DISCO: Mitigating Bias in Deep Learning with Conditional Distance Correlation
Researchers introduce DISCO, a machine learning framework that uses conditional distance correlation to mitigate dataset bias in deep learning models. By grounding the approach in causal theory through the Standard Anti-Causal Model (SAM), the method achieves competitive performance across multiple datasets while requiring fewer hyperparameters than existing bias mitigation techniques.
This research addresses a fundamental challenge in machine learning: dataset bias that causes models to learn spurious correlations rather than genuine task-relevant patterns. The introduction of the Standard Anti-Causal Model provides a theoretical foundation for understanding how bias mechanisms operate, establishing conditional independence as a criterion for causal stability. This theoretical grounding distinguishes DISCO from purely empirical approaches to bias mitigation.
The practical contribution centers on two efficient estimators—DISCO_m and sDISCO—that implement conditional distance correlation regularization within gradient-based optimization. The ability to scale seamlessly across multi-bias scenarios addresses a key limitation of prior methods that often struggle when multiple bias sources interact. Testing across six diverse datasets demonstrates consistent competitive performance, suggesting the approach generalizes effectively rather than overfitting to specific dataset characteristics.

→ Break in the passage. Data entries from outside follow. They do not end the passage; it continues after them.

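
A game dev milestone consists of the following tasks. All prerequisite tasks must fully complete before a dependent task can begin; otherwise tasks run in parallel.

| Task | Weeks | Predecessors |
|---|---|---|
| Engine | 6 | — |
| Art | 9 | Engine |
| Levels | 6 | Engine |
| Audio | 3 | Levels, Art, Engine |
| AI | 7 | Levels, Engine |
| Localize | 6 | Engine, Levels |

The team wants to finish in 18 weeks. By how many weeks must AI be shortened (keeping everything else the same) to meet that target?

Current finish: 19 weeks; target: 18.
AI is on every critical path, so each week cut from AI cuts the finish by one (this holds down to a finish of 18).
Need 19 − 18 = 1 week off AI → AI becomes 6 weeks, finish becomes 18.

1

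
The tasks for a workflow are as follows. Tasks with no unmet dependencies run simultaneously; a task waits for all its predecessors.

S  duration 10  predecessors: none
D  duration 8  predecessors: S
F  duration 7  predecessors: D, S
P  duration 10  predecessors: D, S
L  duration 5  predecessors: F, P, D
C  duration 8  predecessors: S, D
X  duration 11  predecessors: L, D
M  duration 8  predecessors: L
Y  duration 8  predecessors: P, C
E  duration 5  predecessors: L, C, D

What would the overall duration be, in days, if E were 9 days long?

Critical path before the change: S→D→P→L→X = 10+8+10+5+11 = 44 giving 44 days.
The longest path through E is only 38 days, so E has float 6.
The critical path is still S→D→P→L→X; finish is now 44 days.

44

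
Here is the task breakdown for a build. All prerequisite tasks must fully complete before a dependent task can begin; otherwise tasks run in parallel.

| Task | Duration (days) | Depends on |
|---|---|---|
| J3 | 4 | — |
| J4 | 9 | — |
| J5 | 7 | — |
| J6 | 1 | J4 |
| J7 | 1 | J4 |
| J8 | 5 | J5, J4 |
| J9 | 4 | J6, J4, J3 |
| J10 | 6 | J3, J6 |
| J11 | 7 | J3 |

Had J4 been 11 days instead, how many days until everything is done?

18

Actual critical path: J4→J6→J10 = 9+1+6 = 16 ⇒ 16 days.
J4 lies on that path, so at 11 days the path becomes 18 days.
The critical path is still J4→J6→J10; finish is now 18 days.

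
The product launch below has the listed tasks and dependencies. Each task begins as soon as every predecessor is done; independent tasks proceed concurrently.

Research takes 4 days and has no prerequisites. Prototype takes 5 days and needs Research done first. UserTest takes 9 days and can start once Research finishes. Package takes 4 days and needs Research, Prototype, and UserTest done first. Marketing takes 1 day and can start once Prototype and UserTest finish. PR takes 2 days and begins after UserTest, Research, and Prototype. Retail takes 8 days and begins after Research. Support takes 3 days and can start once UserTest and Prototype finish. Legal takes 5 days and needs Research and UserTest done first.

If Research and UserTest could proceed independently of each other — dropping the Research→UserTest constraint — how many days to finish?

Before: longest chain Research→UserTest→Legal = 4+9+5 = 18, finish 18.
Without Research→UserTest, UserTest's earliest start moves from 4 to 0.
The longest chain is now UserTest→Legal = 9+5 = 14, so the schedule takes 14 days.

14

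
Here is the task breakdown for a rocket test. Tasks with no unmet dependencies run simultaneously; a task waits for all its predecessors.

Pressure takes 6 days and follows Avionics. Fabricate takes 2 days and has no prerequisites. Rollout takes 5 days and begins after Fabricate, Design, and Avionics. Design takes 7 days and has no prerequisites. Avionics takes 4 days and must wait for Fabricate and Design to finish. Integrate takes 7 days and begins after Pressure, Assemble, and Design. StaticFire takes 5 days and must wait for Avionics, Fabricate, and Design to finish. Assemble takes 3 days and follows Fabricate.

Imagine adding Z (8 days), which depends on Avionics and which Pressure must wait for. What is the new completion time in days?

32

Originally the schedule takes 24 days.
With Z inserted, Pressure now waits for max(Avionics, Z).
New critical path: Design→Avionics→Z→Pressure→Integrate = 7+4+8+6+7 = 32 ⇒ 32 days.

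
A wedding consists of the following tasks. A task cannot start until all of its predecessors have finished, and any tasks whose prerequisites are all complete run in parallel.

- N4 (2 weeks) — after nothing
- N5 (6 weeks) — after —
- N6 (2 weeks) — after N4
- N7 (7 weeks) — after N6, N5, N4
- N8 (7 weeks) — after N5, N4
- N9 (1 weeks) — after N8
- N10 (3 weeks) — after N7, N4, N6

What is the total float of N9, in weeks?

The longest chain is N5→N7→N10 = 6+7+3 = 16; overall finish 16 weeks.
The longest chain containing N9 totals 14 weeks.
So N9 can slip 16 − 14 = 2 weeks.

2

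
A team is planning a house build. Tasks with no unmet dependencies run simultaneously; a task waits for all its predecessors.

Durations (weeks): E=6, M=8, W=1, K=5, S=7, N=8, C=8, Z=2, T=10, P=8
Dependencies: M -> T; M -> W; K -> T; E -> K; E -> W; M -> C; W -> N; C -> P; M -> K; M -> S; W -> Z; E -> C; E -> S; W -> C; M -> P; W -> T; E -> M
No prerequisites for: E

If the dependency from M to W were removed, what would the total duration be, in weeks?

30

With the dependency in place, E→M→W→C→P = 6+8+1+8+8 = 31 sets the finish at 31 weeks.
Without M→W, W's earliest start moves from 14 to 6.
New critical path: E→M→C→P = 6+8+8+8 = 30 ⇒ 30 weeks.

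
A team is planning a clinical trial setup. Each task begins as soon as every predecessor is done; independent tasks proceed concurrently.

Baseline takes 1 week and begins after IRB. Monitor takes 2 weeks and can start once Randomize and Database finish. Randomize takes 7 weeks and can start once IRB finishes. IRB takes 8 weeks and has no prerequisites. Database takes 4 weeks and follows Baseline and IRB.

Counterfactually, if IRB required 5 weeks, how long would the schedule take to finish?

The binding path is IRB→Randomize→Monitor = 8+7+2 = 17; finish at 17 weeks.
IRB is on the critical path; changing it to 5 makes that path 14 weeks.
The critical path is still IRB→Randomize→Monitor; finish is now 14 weeks.

14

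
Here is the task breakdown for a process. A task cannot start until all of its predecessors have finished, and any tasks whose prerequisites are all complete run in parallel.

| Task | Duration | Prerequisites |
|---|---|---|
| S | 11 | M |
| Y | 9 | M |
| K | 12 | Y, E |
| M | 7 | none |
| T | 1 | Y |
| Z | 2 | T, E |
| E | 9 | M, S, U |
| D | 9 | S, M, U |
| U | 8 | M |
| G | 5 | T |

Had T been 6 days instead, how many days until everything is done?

39

The binding path is M→S→E→K = 7+11+9+12 = 39; finish at 39 days.
T is off the critical path — its longest chain is 22 days, giving 17 of slack.
No other chain overtakes it, so the finish is 39 days.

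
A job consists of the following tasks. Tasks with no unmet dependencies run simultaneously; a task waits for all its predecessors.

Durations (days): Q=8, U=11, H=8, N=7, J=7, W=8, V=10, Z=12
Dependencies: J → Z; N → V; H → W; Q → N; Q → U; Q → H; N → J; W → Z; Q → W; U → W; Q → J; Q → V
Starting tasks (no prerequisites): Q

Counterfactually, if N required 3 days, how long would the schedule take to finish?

Critical path before the change: Q→U→W→Z = 8+11+8+12 = 39 giving 39 days.
The longest path through N is only 34 days, so N has float 5.
No other chain overtakes it, so the finish is 39 days.

39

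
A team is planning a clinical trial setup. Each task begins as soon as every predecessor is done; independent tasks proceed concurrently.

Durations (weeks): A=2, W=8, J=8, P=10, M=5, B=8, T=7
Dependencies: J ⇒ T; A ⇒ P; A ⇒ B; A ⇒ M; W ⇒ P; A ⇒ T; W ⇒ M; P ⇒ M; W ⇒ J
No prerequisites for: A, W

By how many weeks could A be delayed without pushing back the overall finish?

The longest chain is W→J→T = 8+8+7 = 23; overall finish 23 weeks.
The longest chain containing A totals 17 weeks.
Float = 23 − 17 = 6.

6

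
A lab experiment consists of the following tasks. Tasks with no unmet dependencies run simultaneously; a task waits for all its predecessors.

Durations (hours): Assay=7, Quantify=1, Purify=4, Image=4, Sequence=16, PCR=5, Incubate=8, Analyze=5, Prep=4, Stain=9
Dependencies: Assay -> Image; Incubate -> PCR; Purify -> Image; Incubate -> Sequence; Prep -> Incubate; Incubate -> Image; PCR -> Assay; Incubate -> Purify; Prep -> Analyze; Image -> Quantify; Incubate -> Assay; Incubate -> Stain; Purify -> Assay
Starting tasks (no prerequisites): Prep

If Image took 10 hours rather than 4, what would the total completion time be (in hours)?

35

As given, the longest chain is Prep→Incubate→PCR→Assay→Image→Quantify = 4+8+5+7+4+1 = 29, so the finish is 29 hours.
Since Image is critical, the +6 change carries straight to that chain (now 35 hours).
The critical path is still Prep→Incubate→PCR→Assay→Image→Quantify; finish is now 35 hours.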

For the machine learning and AI development community, this work offers both theoretical clarity and practical tools. Practitioners gain methods requiring fewer hyperparameter tuning iterations, reducing computational overhead during model development. The open-source release enables rapid adoption and validation across different domains. The integration of causal reasoning with deep learning represents a meaningful advancement in building more robust and interpretable models.
Future developments will likely focus on extending these methods to larger-scale models, applying conditional distance correlation to other model architectures beyond standard neural networks, and validating performance on domain-specific applications where bias mitigation is critical such as healthcare, criminal justice, and hiring systems.
- →DISCO introduces conditional distance correlation regularization for mitigating dataset bias in deep learning with theoretical grounding in causal frameworks.
- →The Standard Anti-Causal Model (SAM) provides a unifying theoretical foundation for characterizing bias mechanisms and establishing causal stability criteria.
- →Methods achieve competitive performance across six datasets while requiring fewer hyperparameters than existing bias mitigation approaches.
- →Approach scales efficiently to multi-bias scenarios where multiple bias sources interact simultaneously.
- →Open-source implementation enables rapid adoption and integration into existing machine learning pipelines.